Wireless N450 Home Router
DNS
The Domain Name System (DNS) is a hierarchical distributed naming system for computers, services, or any
resource connected to the Internet or a private network. It associates various information with domain
names assigned to each of the participating entities. A Domain Name Service resolves queries for these
names into IP addresses for the purpose of locating computer services and devices worldwide. An
often‐used analogy to explain the Domain Name System is that it serves as the phone book for the Internet
by translating human‐friendly computer hostnames into IP addresses.
WDS
A wireless distribution system (WDS) is a system enabling the wireless interconnection of access points in
an IEEE 802.11 network. It allows a wireless network to be expanded using multiple access points without
the traditional requirement for a wired backbone to link them. All base stations in a wireless distribution
system must be configured to use the same radio channel, method of encryption (none, WEP, or WPA) and
the same encryption keys. They may be configured to different service set identifiers. WDS also requires
every base station to be configured to forward to others in the system. WDS may also be considered a
repeater mode because it appears to bridge and accept wireless clients at the same time (unlike traditional
bridging).WDS may be incompatible between different products (even occasionally from the same vendor)

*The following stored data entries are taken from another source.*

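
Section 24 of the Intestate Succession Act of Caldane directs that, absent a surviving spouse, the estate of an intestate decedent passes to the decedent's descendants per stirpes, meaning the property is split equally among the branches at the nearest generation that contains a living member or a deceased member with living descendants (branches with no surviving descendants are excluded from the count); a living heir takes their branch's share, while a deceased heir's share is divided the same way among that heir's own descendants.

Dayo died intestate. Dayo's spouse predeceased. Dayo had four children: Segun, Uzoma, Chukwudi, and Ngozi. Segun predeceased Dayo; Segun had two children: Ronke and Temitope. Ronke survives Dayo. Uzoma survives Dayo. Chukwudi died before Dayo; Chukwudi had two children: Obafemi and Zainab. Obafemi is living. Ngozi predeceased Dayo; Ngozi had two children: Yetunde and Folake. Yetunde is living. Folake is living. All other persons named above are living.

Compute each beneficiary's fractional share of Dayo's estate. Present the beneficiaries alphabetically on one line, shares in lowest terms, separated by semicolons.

Folake 1/8; Obafemi 1/8; Ronke 1/8; Temitope 1/8; Uzoma 1/4; Yetunde 1/8; Zainab 1/8

There is no surviving spouse, so the entire estate passes to Dayo's descendants per stirpes.
The estate is divided into 4 equal shares of 1/4 among Segun, Uzoma, Chukwudi, Ngozi.
Segun predeceased; the 1/4 allotted to Segun's branch passes to Segun's issue by representation.
The 1/4 is divided into 2 equal shares of 1/8 among Ronke, Temitope.
Ronke is living and takes 1/8.
Temitope is living and takes 1/8.
Uzoma is living and takes 1/4.
Chukwudi predeceased; the 1/4 allotted to Chukwudi's branch passes to Chukwudi's issue by representation.
The 1/4 is divided into 2 equal shares of 1/8 among Obafemi, Zainab.
Obafemi is living and takes 1/8.
Zainab is living and takes 1/8.
Ngozi predeceased; the 1/4 allotted to Ngozi's branch passes to Ngozi's issue by representation.
The 1/4 is divided into 2 equal shares of 1/8 among Yetunde, Folake.
Yetunde is living and takes 1/8.
Folake is living and takes 1/8.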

since it is not certified by the Wi‐Fi Alliance. WDS may provide two modes of wireless AP‐to‐AP connectivity:
Wireless bridging, in which WDS APs communicate only with each other and don't allow wireless clients or
stations (STA) to access them.
Wireless repeating, in which APs communicate with each other and with wireless STAs.
DMZ
In computer security, a DMZ (sometimes referred to as a perimeter networking) is a physical or logical
subnetwork that contains and exposes an organization's external‐facing services to a larger untrusted
network, usually the Internet. The purpose of a DMZ is to add an additional layer of security to an
organization's local area network (LAN); an external attacker only has access to equipment in the DMZ,
rather than any other part of the network. Hosts in the DMZ have limited connectivity to specific hosts in
the internal network, although communication with other hosts in the DMZ and to the external network is
allowed. This allows hosts in the DMZ to provide services to both the internal and external network, while
an intervening firewall controls the traffic between the DMZ servers and the internal network clients. Any
services such as Web servers, Mail servers, FTP servers and VoIP servers, etc. that are being provided to
users on the external network can be placed in the DMZ.